At least we know who wears the pants in the Gyllenhaal family now. “Our industry and culture sometimes make it difficult for women to exist onscreen as they really are,” said Jake Gyllenhaal, announcing an award spotlighting women in film. “Yeah. My sister told me to say that. I’m fucking serious.”

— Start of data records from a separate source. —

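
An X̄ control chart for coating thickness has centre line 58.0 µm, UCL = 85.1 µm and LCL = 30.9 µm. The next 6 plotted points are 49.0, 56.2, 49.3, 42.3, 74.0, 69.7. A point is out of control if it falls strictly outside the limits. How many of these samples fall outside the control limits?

0

All 6 points lie within [30.9, 85.1].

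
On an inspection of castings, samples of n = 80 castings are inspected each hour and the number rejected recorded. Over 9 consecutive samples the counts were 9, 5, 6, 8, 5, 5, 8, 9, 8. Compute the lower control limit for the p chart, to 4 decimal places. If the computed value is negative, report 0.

0.0000

p̄ = Σdᵢ / (k·n) = 63 / (9 × 80) = 0.08750
LCL = p̄ − 3·√(p̄(1−p̄)/n) = 0.08750 − 3 × 0.03159 = -0.00728 → 0 (negative, so LCL = 0)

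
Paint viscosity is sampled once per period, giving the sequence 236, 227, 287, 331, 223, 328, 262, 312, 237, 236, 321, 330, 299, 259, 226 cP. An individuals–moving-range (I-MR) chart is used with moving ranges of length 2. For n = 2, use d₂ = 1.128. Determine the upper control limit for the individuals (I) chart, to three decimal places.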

And who better to close out the night but Jon Hamm: “Honestly, the first thing I wondered about why I’m here, giving the last award of the night, is (a) Why? Why am I here? And I can think of so many things. One, somebody backed out. It’s raining. It’s cold. It’s the holidays. I get it. I’m around. I’m unemployed.” He looked around to take in everyone in the room that he knew. “Famke Janssen, I was on a plane with you, in 2002, next to you and your French bulldog.” — she shouted out “Boston terrier!” — “Boston terrier. Thank you for that,” Hamm went on. “It was tiny and it smelled bad. Harvey Weinstein, I’ve sat in restaurants that you’ve owned. Tilda Swinton and I fought fiercely for the independence of Scotland. We had blue face paint on. Bennett Miller, I know your cousin, Jordan Rubin. I mean, I love this crowd. And then I really realized, looking this way, oh yes, I get it. It took me this long to get it. It’s the Got-Hamm awards. Guys … I would have come anyway.”